Here's what I'm trying to tell you: homemade porn is simply the tops. The people in these videos are in love (or at least drunk), and they're performing a beautiful act. And if that act happens to make me want to rub one out, so be it. Listen, I understand if you're not comfortable jumping into amateur porn right away. It's all I ever watch now, but it's understandable that you need to ease your way in. That's OK. Think of your entry into the homemade world as an exercise plan. For the first week, start with half professional porn and half homemade porn. Each week, increase your homemade porn intake by 10%. Make it a gradual process. I assure you that you will be pleased.
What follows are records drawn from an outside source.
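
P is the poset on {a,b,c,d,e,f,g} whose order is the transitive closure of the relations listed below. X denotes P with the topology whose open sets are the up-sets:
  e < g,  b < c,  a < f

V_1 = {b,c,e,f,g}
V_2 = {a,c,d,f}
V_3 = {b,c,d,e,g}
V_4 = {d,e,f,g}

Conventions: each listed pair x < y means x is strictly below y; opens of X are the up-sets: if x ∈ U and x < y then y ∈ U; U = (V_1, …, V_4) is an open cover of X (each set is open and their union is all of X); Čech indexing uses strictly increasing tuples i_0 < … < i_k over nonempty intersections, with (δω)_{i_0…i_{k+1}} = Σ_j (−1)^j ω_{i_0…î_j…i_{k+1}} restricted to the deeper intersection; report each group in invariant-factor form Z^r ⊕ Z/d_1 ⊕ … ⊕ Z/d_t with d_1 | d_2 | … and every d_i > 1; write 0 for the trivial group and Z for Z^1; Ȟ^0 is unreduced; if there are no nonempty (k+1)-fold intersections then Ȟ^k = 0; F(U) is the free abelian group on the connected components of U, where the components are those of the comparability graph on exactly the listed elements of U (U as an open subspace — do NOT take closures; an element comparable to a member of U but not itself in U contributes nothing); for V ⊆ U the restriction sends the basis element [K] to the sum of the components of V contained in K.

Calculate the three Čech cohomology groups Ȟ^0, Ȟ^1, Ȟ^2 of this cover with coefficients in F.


Ȟ^0 ≅ Z^4, Ȟ^1 ≅ 0 and Ȟ^2 ≅ 0

nerve simplices:
  V12={c,f} V13={b,c,e,g} V14={e,f,g} V23={c,d} V24={d,f} V34={d,e,g}
  V123={c} V124={f} V134={e,g} V234={d}
components per intersection:
  V1: {b,c} {e,g} {f}
  V2: {a,f} {c} {d}
  V3: {b,c} {d} {e,g}
  V4: {d} {e,g} {f}
  V12: {c} {f}
  V13: {b,c} {e,g}
  V14: {e,g} {f}
  V23: {c} {d}
  V24: {d} {f}
  V34: {d} {e,g}
  V123: {c}
  V124: {f}
  V134: {e,g}
  V234: {d}
C dims 12,12,4; δ0: rk 8, SNF 1^8; δ1: rk 4, SNF 1^4
degree 0: 12−8−0 = 4 → Ȟ^0 ≅ Z^4
degree 1: 12−4−8 = 0 → Ȟ^1 ≅ 0
degree 2: 4−0−4 = 0 → Ȟ^2 ≅ 0


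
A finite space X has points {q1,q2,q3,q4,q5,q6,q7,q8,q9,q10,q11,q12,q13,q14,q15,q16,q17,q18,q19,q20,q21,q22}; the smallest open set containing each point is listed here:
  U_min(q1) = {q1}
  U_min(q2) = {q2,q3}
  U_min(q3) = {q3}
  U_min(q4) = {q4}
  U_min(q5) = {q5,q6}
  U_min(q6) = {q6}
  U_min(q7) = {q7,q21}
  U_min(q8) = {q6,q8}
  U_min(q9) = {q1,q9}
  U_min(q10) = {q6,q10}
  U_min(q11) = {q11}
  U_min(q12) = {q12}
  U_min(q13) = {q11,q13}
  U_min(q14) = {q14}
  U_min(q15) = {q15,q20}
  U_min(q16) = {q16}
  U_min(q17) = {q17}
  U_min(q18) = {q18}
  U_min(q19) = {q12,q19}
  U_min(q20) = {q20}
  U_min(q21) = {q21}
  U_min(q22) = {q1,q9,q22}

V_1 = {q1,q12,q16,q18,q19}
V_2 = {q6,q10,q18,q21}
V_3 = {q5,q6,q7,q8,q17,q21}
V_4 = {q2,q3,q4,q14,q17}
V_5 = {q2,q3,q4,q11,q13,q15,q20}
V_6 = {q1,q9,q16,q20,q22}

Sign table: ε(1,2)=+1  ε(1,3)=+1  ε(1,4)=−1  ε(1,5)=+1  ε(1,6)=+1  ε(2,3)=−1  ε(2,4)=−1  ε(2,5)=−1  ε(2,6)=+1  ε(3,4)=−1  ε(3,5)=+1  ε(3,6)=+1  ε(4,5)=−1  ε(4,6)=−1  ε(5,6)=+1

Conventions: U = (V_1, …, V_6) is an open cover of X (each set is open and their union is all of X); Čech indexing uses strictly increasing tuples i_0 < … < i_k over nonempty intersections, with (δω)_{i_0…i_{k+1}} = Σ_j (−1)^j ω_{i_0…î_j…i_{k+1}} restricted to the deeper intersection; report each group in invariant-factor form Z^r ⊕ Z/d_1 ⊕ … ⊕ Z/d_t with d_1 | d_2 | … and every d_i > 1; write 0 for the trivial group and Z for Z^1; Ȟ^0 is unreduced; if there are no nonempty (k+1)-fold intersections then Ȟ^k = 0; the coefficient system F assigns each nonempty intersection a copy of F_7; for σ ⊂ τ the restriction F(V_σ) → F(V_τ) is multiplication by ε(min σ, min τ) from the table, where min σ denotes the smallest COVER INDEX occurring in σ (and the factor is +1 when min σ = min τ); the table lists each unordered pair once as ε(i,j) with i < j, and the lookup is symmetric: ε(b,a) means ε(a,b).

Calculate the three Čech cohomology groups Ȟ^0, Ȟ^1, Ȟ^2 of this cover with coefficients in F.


Ȟ^0(U;F) ≅ 0, Ȟ^1(U;F) ≅ 0, Ȟ^2(U;F) ≅ 0

cover nerve:
  V12={q18} V16={q1,q16} V23={q6,q21} V34={q17} V45={q2,q3,q4} V56={q20}
C dims 6,6; δ0: rk_F7 6
Ȟ^0: (6−6)−0=0 ⇒ 0
Ȟ^1: (6−0)−6=0 ⇒ 0
Ȟ^2: (0−0)−0=0 ⇒ 0


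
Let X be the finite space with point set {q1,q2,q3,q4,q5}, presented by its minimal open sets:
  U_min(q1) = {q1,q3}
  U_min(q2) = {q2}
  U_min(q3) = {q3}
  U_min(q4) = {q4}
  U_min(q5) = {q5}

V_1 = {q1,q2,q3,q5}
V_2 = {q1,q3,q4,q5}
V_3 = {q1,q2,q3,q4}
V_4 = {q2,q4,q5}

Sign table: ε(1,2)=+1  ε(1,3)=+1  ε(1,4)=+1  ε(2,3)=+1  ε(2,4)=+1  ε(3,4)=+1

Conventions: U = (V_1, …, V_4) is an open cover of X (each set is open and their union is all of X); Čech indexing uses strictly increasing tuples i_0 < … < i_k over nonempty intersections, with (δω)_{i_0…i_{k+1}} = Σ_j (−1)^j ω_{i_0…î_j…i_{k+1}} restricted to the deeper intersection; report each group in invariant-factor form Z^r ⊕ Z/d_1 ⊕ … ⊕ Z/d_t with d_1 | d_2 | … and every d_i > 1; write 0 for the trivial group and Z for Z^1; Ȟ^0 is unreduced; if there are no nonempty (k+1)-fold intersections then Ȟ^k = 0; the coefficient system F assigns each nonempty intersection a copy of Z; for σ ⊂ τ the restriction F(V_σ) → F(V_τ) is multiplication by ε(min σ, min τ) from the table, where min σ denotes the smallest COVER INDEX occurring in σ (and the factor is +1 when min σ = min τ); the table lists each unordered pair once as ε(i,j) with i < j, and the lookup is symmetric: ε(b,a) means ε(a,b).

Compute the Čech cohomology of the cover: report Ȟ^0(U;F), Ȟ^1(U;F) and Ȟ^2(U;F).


nonempty intersections:
  V12={q1,q3,q5} V13={q1,q2,q3} V14={q2,q5} V23={q1,q3,q4} V24={q4,q5} V34={q2,q4}
  V123={q1,q3} V124={q5} V134={q2} V234={q4}
C dims 4,6,4; δ0: rk 3, SNF 1^3; δ1: rk 3, SNF 1^3
Ȟ^0: (4−3)−0=1 ⇒ Z
Ȟ^1: (6−3)−3=0 ⇒ 0
Ȟ^2: (4−0)−3=1 ⇒ Z

Ȟ^0(U;F) ≅ Z, Ȟ^1(U;F) ≅ 0, Ȟ^2(U;F) ≅ Z


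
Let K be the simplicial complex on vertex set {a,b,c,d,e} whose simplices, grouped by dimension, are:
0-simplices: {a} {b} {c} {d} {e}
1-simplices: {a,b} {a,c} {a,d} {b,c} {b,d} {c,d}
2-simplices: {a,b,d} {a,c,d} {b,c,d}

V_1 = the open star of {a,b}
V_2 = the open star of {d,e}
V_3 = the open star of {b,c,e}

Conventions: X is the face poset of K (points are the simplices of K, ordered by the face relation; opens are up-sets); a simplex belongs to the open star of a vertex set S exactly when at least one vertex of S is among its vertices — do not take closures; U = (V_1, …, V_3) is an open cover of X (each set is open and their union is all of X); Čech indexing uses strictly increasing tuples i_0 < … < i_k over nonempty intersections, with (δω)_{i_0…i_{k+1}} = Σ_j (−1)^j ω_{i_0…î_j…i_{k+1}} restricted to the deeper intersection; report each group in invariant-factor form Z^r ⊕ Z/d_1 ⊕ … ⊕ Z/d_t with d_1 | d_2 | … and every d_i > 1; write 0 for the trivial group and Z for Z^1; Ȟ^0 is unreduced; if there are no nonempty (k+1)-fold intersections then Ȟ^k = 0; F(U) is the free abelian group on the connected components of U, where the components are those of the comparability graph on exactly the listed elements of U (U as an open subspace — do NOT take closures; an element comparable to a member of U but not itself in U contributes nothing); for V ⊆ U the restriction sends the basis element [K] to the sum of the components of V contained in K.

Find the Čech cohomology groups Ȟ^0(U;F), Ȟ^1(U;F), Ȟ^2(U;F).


nerve of the cover:
  V1={{a},{b},{a,b},{a,c},{a,d},{b,c},{b,d},{a,b,d},{a,c,d},{b,c,d}} V2={{d},{e},{a,d},{b,d},{c,d},{a,b,d},{a,c,d},{b,c,d}} V3={{b},{c},{e},{a,b},{a,c},{b,c},{b,d},{c,d},{a,b,d},{a,c,d},{b,c,d}}
  V12={{a,d},{b,d},{a,b,d},{a,c,d},{b,c,d}} V13={{b},{a,b},{a,c},{b,c},{b,d},{a,b,d},{a,c,d},{b,c,d}} V23={{e},{b,d},{c,d},{a,b,d},{a,c,d},{b,c,d}}
  V123={{b,d},{a,b,d},{a,c,d},{b,c,d}}
components per intersection:
  V1: {{a},{b},{a,b},{a,c},{a,d},{b,c},{b,d},{a,b,d},{a,c,d},{b,c,d}}
  V2: {{d},{a,d},{b,d},{c,d},{a,b,d},{a,c,d},{b,c,d}} {{e}}
  V3: {{b},{c},{a,b},{a,c},{b,c},{b,d},{c,d},{a,b,d},{a,c,d},{b,c,d}} {{e}}
  V12: {{a,d},{b,d},{a,b,d},{a,c,d},{b,c,d}}
  V13: {{b},{a,b},{b,c},{b,d},{a,b,d},{b,c,d}} {{a,c},{a,c,d}}
  V23: {{e}} {{b,d},{c,d},{a,b,d},{a,c,d},{b,c,d}}
  V123: {{b,d},{a,b,d},{b,c,d}} {{a,c,d}}
C dims 5,5,2; δ0: rk 3, SNF 1^3; δ1: rk 2, SNF 1^2
Ȟ^0 = (5 − 3) − 0 = 2, so Ȟ^0 ≅ Z^2
Ȟ^1 = (5 − 2) − 3 = 0, so Ȟ^1 ≅ 0
Ȟ^2 = (2 − 0) − 2 = 0, so Ȟ^2 ≅ 0

Ȟ^0 ≅ Z^2,  Ȟ^1 ≅ 0,  Ȟ^2 ≅ 0


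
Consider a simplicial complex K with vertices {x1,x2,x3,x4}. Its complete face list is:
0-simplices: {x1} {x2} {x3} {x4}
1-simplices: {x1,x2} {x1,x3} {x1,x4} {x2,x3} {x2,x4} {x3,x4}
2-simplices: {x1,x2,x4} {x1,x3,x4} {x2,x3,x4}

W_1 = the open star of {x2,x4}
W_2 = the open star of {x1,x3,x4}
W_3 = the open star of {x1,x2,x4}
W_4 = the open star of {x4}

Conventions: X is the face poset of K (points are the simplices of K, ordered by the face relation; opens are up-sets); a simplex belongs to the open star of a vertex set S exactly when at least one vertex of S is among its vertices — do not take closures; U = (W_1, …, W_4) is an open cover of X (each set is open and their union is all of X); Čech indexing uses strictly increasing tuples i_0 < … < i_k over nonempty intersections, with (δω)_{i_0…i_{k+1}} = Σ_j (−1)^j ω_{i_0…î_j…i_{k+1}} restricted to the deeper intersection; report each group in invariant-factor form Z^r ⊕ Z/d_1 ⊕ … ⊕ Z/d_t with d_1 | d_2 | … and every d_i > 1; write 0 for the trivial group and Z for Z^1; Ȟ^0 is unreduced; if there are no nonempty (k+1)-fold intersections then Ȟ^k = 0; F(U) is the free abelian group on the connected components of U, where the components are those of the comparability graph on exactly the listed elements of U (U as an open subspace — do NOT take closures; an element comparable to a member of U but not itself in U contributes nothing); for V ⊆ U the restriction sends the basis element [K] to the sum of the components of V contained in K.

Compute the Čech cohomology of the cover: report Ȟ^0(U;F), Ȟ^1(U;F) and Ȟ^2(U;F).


Ȟ^0 = Z, Ȟ^1 = 0 and Ȟ^2 = 0

nerve of the cover:
  W1={{x2},{x4},{x1,x2},{x1,x4},{x2,x3},{x2,x4},{x3,x4},{x1,x2,x4},{x1,x3,x4},{x2,x3,x4}} W2={{x1},{x3},{x4},{x1,x2},{x1,x3},{x1,x4},{x2,x3},{x2,x4},{x3,x4},{x1,x2,x4},{x1,x3,x4},{x2,x3,x4}} W3={{x1},{x2},{x4},{x1,x2},{x1,x3},{x1,x4},{x2,x3},{x2,x4},{x3,x4},{x1,x2,x4},{x1,x3,x4},{x2,x3,x4}} W4={{x4},{x1,x4},{x2,x4},{x3,x4},{x1,x2,x4},{x1,x3,x4},{x2,x3,x4}}
  W12={{x4},{x1,x2},{x1,x4},{x2,x3},{x2,x4},{x3,x4},{x1,x2,x4},{x1,x3,x4},{x2,x3,x4}} W13={{x2},{x4},{x1,x2},{x1,x4},{x2,x3},{x2,x4},{x3,x4},{x1,x2,x4},{x1,x3,x4},{x2,x3,x4}} W14={{x4},{x1,x4},{x2,x4},{x3,x4},{x1,x2,x4},{x1,x3,x4},{x2,x3,x4}} W23={{x1},{x4},{x1,x2},{x1,x3},{x1,x4},{x2,x3},{x2,x4},{x3,x4},{x1,x2,x4},{x1,x3,x4},{x2,x3,x4}} W24={{x4},{x1,x4},{x2,x4},{x3,x4},{x1,x2,x4},{x1,x3,x4},{x2,x3,x4}} W34={{x4},{x1,x4},{x2,x4},{x3,x4},{x1,x2,x4},{x1,x3,x4},{x2,x3,x4}}
  W123={{x4},{x1,x2},{x1,x4},{x2,x3},{x2,x4},{x3,x4},{x1,x2,x4},{x1,x3,x4},{x2,x3,x4}} W124={{x4},{x1,x4},{x2,x4},{x3,x4},{x1,x2,x4},{x1,x3,x4},{x2,x3,x4}} W134={{x4},{x1,x4},{x2,x4},{x3,x4},{x1,x2,x4},{x1,x3,x4},{x2,x3,x4}} W234={{x4},{x1,x4},{x2,x4},{x3,x4},{x1,x2,x4},{x1,x3,x4},{x2,x3,x4}}
  W1234={{x4},{x1,x4},{x2,x4},{x3,x4},{x1,x2,x4},{x1,x3,x4},{x2,x3,x4}}
components per intersection:
  W1: {{x2},{x4},{x1,x2},{x1,x4},{x2,x3},{x2,x4},{x3,x4},{x1,x2,x4},{x1,x3,x4},{x2,x3,x4}}
  W2: {{x1},{x3},{x4},{x1,x2},{x1,x3},{x1,x4},{x2,x3},{x2,x4},{x3,x4},{x1,x2,x4},{x1,x3,x4},{x2,x3,x4}}
  W3: {{x1},{x2},{x4},{x1,x2},{x1,x3},{x1,x4},{x2,x3},{x2,x4},{x3,x4},{x1,x2,x4},{x1,x3,x4},{x2,x3,x4}}
  W4: {{x4},{x1,x4},{x2,x4},{x3,x4},{x1,x2,x4},{x1,x3,x4},{x2,x3,x4}}
  W12: {{x4},{x1,x2},{x1,x4},{x2,x3},{x2,x4},{x3,x4},{x1,x2,x4},{x1,x3,x4},{x2,x3,x4}}
  W13: {{x2},{x4},{x1,x2},{x1,x4},{x2,x3},{x2,x4},{x3,x4},{x1,x2,x4},{x1,x3,x4},{x2,x3,x4}}
  W14: {{x4},{x1,x4},{x2,x4},{x3,x4},{x1,x2,x4},{x1,x3,x4},{x2,x3,x4}}
  W23: {{x1},{x4},{x1,x2},{x1,x3},{x1,x4},{x2,x3},{x2,x4},{x3,x4},{x1,x2,x4},{x1,x3,x4},{x2,x3,x4}}
  W24: {{x4},{x1,x4},{x2,x4},{x3,x4},{x1,x2,x4},{x1,x3,x4},{x2,x3,x4}}
  W34: {{x4},{x1,x4},{x2,x4},{x3,x4},{x1,x2,x4},{x1,x3,x4},{x2,x3,x4}}
  W123: {{x4},{x1,x2},{x1,x4},{x2,x3},{x2,x4},{x3,x4},{x1,x2,x4},{x1,x3,x4},{x2,x3,x4}}
  W124: {{x4},{x1,x4},{x2,x4},{x3,x4},{x1,x2,x4},{x1,x3,x4},{x2,x3,x4}}
  W134: {{x4},{x1,x4},{x2,x4},{x3,x4},{x1,x2,x4},{x1,x3,x4},{x2,x3,x4}}
  W234: {{x4},{x1,x4},{x2,x4},{x3,x4},{x1,x2,x4},{x1,x3,x4},{x2,x3,x4}}
  W1234: {{x4},{x1,x4},{x2,x4},{x3,x4},{x1,x2,x4},{x1,x3,x4},{x2,x3,x4}}
C dims 4,6,4,1; δ0: rk 3, SNF 1^3; δ1: rk 3, SNF 1^3; δ2: rk 1, SNF 1^1
Ȟ^0 = (4 − 3) − 0 = 1, so Ȟ^0 ≅ Z
Ȟ^1 = (6 − 3) − 3 = 0, so Ȟ^1 ≅ 0
Ȟ^2 = (4 − 1) − 3 = 0, so Ȟ^2 ≅ 0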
So now you're wondering: where do I go to find this amazing genre of porn? Well, since this is my first column, I'm not really comfortable linking directly to pornographic content. But I will say this: my favorite website has the word "homemade" in it. And the word "fuck." And the word "videos." In that order. Followed by a ".com." And if you're a girl who's reading this and wants some stimulatory material, my picture is at the top of the page.